Affermare che le nomine dei componenti delle authority effettuate in questi giorni siano rispettose dell’indipendenza ed autonomia che la legge richiede in capo ai componenti, alla luce delle definizioni di autonomia e indipendenza reperibili in ogni vocabolario, risulta piuttosto arduo.
La risposta che spesso si sente, allorquando le nomine (come spessissimo accade) ricadano su politici o ex politici è che l’aver intrapreso una carriera politica non costituisce certo un “peccato”, né impedisce di accedere a determinate cariche, se la competenza dimostrata lo consente.
A parte il fatto che molte volte la “competenza” tecnica risulta tutta da dimostrare, il ragionamento proposto è totalmente fuorviante. La normativa che richiede indipendenza ed autonomia in determinati soggetti, dai componenti delle authority agli organismi di valutazione dei dipendenti pubblici agli stessi dirigenti pubblici, è evidentemente indirizzata a indurre chi deve scegliere a selezionare soggetti distanti, distantissimi dai partiti e, di conseguenza, dalla politica militante e attiva.
Andando alla radice delle parole, basta chiedersi cosa sia un partito. L’articolo 49 della Costituzione dispone: “Tutti i cittadini hanno diritto di associarsi liberamente in partiti per concorrere con metodo democratico a determinare la politica nazionale”. In poche parole, i partiti sono un’associazione di cittadini, uniti da un’ideologia comune, organizzate in una struttura articolata e generalmente gerarchica, finalizzata a stabilire una linea (indirizzo politico) per governare le istituzioni.
I partiti, dunque, sono associazioni “di parte”, nelle quali i componenti sposano (non sempre in modo fedelissimo) un’idea, perseguono una linea. I componenti di un partito, ma comunque chi si candida od ottiene cariche per il tramite dei partiti, non può dirsi indipendente ed autonomo, perché, associandosi, sceglie liberamente di aderire ad una linea che diviene vincolante. La volontà individuale viene necessariamente compressa dalla superiore forza delle decisioni associative.
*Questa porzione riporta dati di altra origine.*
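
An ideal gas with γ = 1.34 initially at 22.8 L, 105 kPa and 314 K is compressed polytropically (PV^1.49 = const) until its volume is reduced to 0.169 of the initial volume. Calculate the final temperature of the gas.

750 K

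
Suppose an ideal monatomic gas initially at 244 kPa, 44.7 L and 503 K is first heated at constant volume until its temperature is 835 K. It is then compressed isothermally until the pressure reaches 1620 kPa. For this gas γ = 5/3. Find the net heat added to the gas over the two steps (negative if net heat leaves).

n = P₁V₁/(RT₁) = 244×44.7/(8.314×503) = 2.61 mol.
Step 1 — Isochoric: V stays 44.7 L; P/T = const ⇒ T₂ = 835 K, P₂ = 405 kPa.
W = 0 (no volume change).
ΔU = nCvΔT = 2.61×12.5×(835−503) = 10800 J.
Q = ΔU = 10800 J.
State after step 1: P = 405 kPa, V = 44.7 L, T = 835 K.
Step 2 — Isothermal: T stays 835 K; PV = const ⇒ V₂ = 11.2 L, P₂ = 1620 kPa.
ΔU = 0 (ideal gas, T constant).
W = nRT ln(V₂/V₁) = 2.61×8.314×835×ln(0.250) = -25100 J.
Q = ΔU + W = -25100 J.
Net over both steps: W = -25100 J, Q = -14300 J, ΔU = 10800 J.

-14300 J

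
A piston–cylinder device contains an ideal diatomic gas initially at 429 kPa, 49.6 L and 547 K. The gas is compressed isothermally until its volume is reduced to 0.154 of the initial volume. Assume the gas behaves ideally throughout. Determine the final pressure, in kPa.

2790 kPa

Isothermal: T stays 547 K; PV = const ⇒ V₂ = 7.64 L, P₂ = 2790 kPa.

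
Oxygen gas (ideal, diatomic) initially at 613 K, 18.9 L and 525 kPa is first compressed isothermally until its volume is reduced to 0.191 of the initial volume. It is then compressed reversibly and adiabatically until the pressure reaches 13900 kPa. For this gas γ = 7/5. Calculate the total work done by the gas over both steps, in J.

-31000 J

n = P₁V₁/(RT₁) = 525×18.9/(8.314×613) = 1.95 mol.
Step 1 — Isothermal: T stays 613 K; PV = const ⇒ V₂ = 3.61 L, P₂ = 2750 kPa.
ΔU = 0 (ideal gas, T constant).
W = nRT ln(V₂/V₁) = 1.95×8.314×613×ln(0.191) = -16400 J.
Q = ΔU + W = -16400 J.
State after step 1: P = 2750 kPa, V = 3.61 L, T = 613 K.
Step 2 — Adiabatic: T₂/T₁ = (P₂/P₁)^((γ−1)/γ) ⇒ T₂ = 613×(5.06)^0.286 = 974 K; V₂ = 1.13 L.
ΔU = nCvΔT = 1.95×20.8×(974−613) = 14600 J.
Q = 0 for an adiabatic process, so W = −ΔU = -14600 J.
Net over both steps: W = -31000 J, Q = -16400 J, ΔU = 14600 J.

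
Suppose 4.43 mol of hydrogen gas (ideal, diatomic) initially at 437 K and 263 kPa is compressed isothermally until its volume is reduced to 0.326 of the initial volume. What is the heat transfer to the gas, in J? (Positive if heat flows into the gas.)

V₁ = nRT₁/P₁ = 4.43×8.314×437/263 = 61.2 L.
Isothermal: T stays 437 K; PV = const ⇒ V₂ = 20.0 L, P₂ = 807 kPa.
ΔU = 0 (ideal gas, T constant).
W = nRT ln(V₂/V₁) = 4.43×8.314×437×ln(0.326) = -18000 J.
Q = ΔU + W = -18000 J.

-18000 J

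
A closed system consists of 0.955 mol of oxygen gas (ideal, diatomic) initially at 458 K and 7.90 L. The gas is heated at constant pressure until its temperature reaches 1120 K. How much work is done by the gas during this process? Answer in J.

P₁ = nRT₁/V₁ = 0.955×8.314×458/7.90 = 460 kPa.
Isobaric: P stays 460 kPa; V/T = const ⇒ T₂ = 1120 K, V₂ = 19.3 L.
W = PΔV = 460×(19.3−7.90) kPa·L = 5260 J.

5260 J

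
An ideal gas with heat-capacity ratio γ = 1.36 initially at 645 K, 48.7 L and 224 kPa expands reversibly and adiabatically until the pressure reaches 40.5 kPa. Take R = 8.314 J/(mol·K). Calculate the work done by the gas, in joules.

11000 J

n = P₁V₁/(RT₁) = 224×48.7/(8.314×645) = 2.03 mol.
Adiabatic: T₂/T₁ = (P₂/P₁)^((γ−1)/γ) ⇒ T₂ = 645×(0.181)^0.265 = 410 K; V₂ = 171 L.
ΔU = nCvΔT = 2.03×23.1×(410−645) = -11000 J.
Q = 0 for an adiabatic process, so W = −ΔU = 11000 J.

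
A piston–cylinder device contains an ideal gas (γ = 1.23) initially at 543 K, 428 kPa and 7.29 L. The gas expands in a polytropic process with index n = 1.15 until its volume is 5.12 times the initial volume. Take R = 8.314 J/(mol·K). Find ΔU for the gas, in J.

-2950 J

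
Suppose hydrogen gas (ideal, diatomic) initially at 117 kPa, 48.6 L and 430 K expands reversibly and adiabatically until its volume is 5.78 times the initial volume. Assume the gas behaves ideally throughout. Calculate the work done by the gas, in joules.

n = P₁V₁/(RT₁) = 117×48.6/(8.314×430) = 1.59 mol.
Adiabatic: TV^(γ−1) = const ⇒ T₂ = 430×(0.173)^0.400 = 213 K; PV^γ = const ⇒ P₂ = 10.0 kPa.
ΔU = nCvΔT = 1.59×20.8×(213−430) = -7170 J.
Q = 0 for an adiabatic process, so W = −ΔU = 7170 J.

7170 J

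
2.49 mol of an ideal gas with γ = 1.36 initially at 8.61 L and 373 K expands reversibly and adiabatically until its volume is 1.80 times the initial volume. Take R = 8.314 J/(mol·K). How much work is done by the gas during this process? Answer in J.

P₁ = nRT₁/V₁ = 2.49×8.314×373/8.61 = 897 kPa.
Adiabatic: TV^(γ−1) = const ⇒ T₂ = 373×(0.556)^0.360 = 302 K; PV^γ = const ⇒ P₂ = 403 kPa.
ΔU = nCvΔT = 2.49×23.1×(302−373) = -4090 J.
Q = 0 for an adiabatic process, so W = −ΔU = 4090 J.

4090 J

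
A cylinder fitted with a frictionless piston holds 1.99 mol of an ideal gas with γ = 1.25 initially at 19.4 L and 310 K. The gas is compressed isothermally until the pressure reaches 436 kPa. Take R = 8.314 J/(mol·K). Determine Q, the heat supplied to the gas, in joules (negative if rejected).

P₁ = nRT₁/V₁ = 1.99×8.314×310/19.4 = 264 kPa.
Isothermal: T stays 310 K; PV = const ⇒ V₂ = 11.8 L, P₂ = 436 kPa.
ΔU = 0 (ideal gas, T constant).
W = nRT ln(V₂/V₁) = 1.99×8.314×310×ln(0.606) = -2570 J.
Q = ΔU + W = -2570 J.

-2570 J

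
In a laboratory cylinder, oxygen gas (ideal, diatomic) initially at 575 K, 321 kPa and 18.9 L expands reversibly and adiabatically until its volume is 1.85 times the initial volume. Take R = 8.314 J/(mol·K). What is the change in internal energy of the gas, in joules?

-3310 J

n = P₁V₁/(RT₁) = 321×18.9/(8.314×575) = 1.27 mol.
Adiabatic: TV^(γ−1) = const ⇒ T₂ = 575×(0.541)^0.400 = 450 K; PV^γ = const ⇒ P₂ = 136 kPa.
For an ideal gas ΔU = nCvΔT with Cv = (5/2)R = 20.8 J/(mol·K).
ΔU = 1.27×20.8×(450−575) = -3310 J.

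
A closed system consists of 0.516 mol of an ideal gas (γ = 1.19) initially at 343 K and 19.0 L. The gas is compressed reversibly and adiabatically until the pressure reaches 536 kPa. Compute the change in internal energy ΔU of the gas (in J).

2800 J

P₁ = nRT₁/V₁ = 0.516×8.314×343/19.0 = 77.4 kPa.
Adiabatic: T₂/T₁ = (P₂/P₁)^((γ−1)/γ) ⇒ T₂ = 343×(6.92)^0.160 = 467 K; V₂ = 3.74 L.
For an ideal gas ΔU = nCvΔT with Cv = R/(γ−1) = 43.8 J/(mol·K).
ΔU = 0.516×43.8×(467−343) = 2800 J.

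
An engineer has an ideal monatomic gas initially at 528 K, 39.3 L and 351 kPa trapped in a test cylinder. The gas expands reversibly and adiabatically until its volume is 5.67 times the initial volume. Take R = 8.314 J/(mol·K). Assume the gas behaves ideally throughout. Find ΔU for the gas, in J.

-14200 J

n = P₁V₁/(RT₁) = 351×39.3/(8.314×528) = 3.14 mol.
Adiabatic: TV^(γ−1) = const ⇒ T₂ = 528×(0.176)^0.667 = 166 K; PV^γ = const ⇒ P₂ = 19.5 kPa.
For an ideal gas ΔU = nCvΔT with Cv = (3/2)R = 12.5 J/(mol·K).
ΔU = 3.14×12.5×(166−528) = -14200 J.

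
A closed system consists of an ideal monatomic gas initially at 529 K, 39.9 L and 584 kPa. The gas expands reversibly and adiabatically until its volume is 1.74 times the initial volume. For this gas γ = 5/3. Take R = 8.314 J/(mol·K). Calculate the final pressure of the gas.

Adiabatic: TV^(γ−1) = const ⇒ T₂ = 529×(0.575)^0.667 = 366 K; PV^γ = const ⇒ P₂ = 232 kPa.

232 kPa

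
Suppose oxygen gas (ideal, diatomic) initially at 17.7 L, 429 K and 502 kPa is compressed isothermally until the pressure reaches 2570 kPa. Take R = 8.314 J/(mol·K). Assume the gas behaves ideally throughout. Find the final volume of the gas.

Isothermal: T stays 429 K; PV = const ⇒ V₂ = 3.46 L, P₂ = 2570 kPa.

3.46 L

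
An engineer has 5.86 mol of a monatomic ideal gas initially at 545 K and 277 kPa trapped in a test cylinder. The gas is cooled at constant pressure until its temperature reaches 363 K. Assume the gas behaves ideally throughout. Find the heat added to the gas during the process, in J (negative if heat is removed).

V₁ = nRT₁/P₁ = 5.86×8.314×545/277 = 95.9 L.
Isobaric: P stays 277 kPa; V/T = const ⇒ T₂ = 363 K, V₂ = 63.8 L.
W = PΔV = 277×(63.8−95.9) kPa·L = -8870 J.
ΔU = nCvΔT = 5.86×12.5×(363−545) = -13300 J.
Q = ΔU + W = nCpΔT = -22200 J.

-22200 J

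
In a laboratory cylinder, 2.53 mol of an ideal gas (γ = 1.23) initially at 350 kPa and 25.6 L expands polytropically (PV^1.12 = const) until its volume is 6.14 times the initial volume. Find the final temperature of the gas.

343 K

T₁ = P₁V₁/(nR) = 350×25.6/(2.53×8.314) = 426 K.
Polytropic n=1.12: T₂ = T₁(V₁/V₂)^(n−1) = 426×(0.163)^0.12 = 343 K; P₂ = P₁(V₁/V₂)^n = 45.8 kPa.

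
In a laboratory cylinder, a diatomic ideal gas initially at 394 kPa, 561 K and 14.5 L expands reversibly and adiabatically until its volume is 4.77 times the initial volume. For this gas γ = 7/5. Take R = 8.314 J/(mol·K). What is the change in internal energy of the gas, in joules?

-6640 J

n = P₁V₁/(RT₁) = 394×14.5/(8.314×561) = 1.22 mol.
Adiabatic: TV^(γ−1) = const ⇒ T₂ = 561×(0.210)^0.400 = 300 K; PV^γ = const ⇒ P₂ = 44.2 kPa.
For an ideal gas ΔU = nCvΔT with Cv = (5/2)R = 20.8 J/(mol·K).
ΔU = 1.22×20.8×(300−561) = -6640 J.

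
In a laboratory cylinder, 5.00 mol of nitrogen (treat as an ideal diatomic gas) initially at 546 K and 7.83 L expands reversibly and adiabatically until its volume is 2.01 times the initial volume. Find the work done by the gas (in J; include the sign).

P₁ = nRT₁/V₁ = 5.00×8.314×546/7.83 = 2900 kPa.
Adiabatic: TV^(γ−1) = const ⇒ T₂ = 546×(0.498)^0.400 = 413 K; PV^γ = const ⇒ P₂ = 1090 kPa.
ΔU = nCvΔT = 5.00×20.8×(413−546) = -13800 J.
Q = 0 for an adiabatic process, so W = −ΔU = 13800 J.

13800 J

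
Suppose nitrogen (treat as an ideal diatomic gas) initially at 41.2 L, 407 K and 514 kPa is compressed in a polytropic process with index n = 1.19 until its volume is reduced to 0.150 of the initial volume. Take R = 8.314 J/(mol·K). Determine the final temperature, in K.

584 K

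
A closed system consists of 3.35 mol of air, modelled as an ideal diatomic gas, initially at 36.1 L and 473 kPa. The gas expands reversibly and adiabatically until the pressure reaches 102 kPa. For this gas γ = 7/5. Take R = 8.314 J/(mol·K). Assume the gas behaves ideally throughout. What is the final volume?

108 L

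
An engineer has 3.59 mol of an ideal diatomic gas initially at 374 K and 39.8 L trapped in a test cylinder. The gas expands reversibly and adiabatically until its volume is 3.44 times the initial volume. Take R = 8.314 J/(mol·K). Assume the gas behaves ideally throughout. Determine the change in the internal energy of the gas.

-10900 J

P₁ = nRT₁/V₁ = 3.59×8.314×374/39.8 = 280 kPa.
Adiabatic: TV^(γ−1) = const ⇒ T₂ = 374×(0.291)^0.400 = 228 K; PV^γ = const ⇒ P₂ = 49.7 kPa.
For an ideal gas ΔU = nCvΔT with Cv = (5/2)R = 20.8 J/(mol·K).
ΔU = 3.59×20.8×(228−374) = -10900 J.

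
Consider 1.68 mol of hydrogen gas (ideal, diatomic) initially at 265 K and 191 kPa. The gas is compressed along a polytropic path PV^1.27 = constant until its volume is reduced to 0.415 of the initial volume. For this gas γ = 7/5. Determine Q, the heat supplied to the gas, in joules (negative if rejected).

-1190 J

V₁ = nRT₁/P₁ = 1.68×8.314×265/191 = 19.4 L.
Polytropic n=1.27: T₂ = T₁(V₁/V₂)^(n−1) = 265×(2.41)^0.27 = 336 K; P₂ = P₁(V₁/V₂)^n = 584 kPa.
W = (P₁V₁−P₂V₂)/(n−1) = (191×19.4−584×8.04)/0.27 = -3670 J.
ΔU = nCvΔT = 1.68×20.8×(336−265) = 2480 J.
Q = ΔU + W = -1190 J.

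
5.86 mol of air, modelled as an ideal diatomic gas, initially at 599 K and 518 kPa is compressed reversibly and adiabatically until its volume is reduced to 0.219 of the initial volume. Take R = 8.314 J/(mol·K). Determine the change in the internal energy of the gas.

V₁ = nRT₁/P₁ = 5.86×8.314×599/518 = 56.3 L.
Adiabatic: TV^(γ−1) = const ⇒ T₂ = 599×(4.57)^0.400 = 1100 K; PV^γ = const ⇒ P₂ = 4340 kPa.
For an ideal gas ΔU = nCvΔT with Cv = (5/2)R = 20.8 J/(mol·K).
ΔU = 5.86×20.8×(1100−599) = 61000 J.

61000 J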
E’ evidentissimo, dunque, che chi si associa in un partito ha il sacrosanto diritto di farlo, come appunto sancisce la Costituzione. Altrettanto chiaro, però, dovrebbe risultare che per determinati incarichi tale scelta risulta incompatibile.
Dovrebbe risultare molto più chiaro, forse, nell’ordinamento, che la libera scelta di associarsi in un partito vincola, poi, le possibilità di acquisire incarichi. Qualsiasi soggetto impegnato attivamente nella politica secondo dettami di partito non può che essere escluso da cariche per le quali la legge richiede autonomia ed indipendenza, per la semplice ragione che esplicando proprie libere scelte, questa persona ha aderito ad una “parte”, non può pensare liberamente, risulta condizionato. Né tre, cinque, dieci o meno che meno un anno di “assenza” da cariche elettive possono cambiare lo stato dei fatti.
Fare politica non è “peccato”. Ma, i cittadini hanno l’incomprimibile diritto di pretendere che presso autorità “indipendenti”, tra i dirigenti pubblici, nelle magistrature, operino persone non solo preparate, ma lontane, estranee dalla politica.
Il problema vero, tuttavia, è un altro: è il sistema di assegnazione degli incarichi.
L’errore grave di molte leggi consiste nell’assegnare al Parlamento, al consiglio regionale, agli organi politici degli enti locali, la competenza a “nominare” o “incaricare”, sul presupposto, quanto meno ingenuo, che consessi liberamente eletti siano in grado di selezionare le migliori competenze della società. Ma, tali consessi sono composti da partiti, che spingeranno sempre per persone appartenenti alla loro “area”, così da far rientrare incarichi e nomine in dinamiche di “scambio” ai fini del consenso e dei rapporti maggioranza-opposizione.
Le vere autonomia e indipendenza si avranno solo se e quando si avrà il coraggio e la forza di prevedere incompatibilità granitiche e assolute tra l’appartenenza politica e lo svolgimento di determinati incarichi e la necessaria selezione esclusivamente mediante procedure competitive.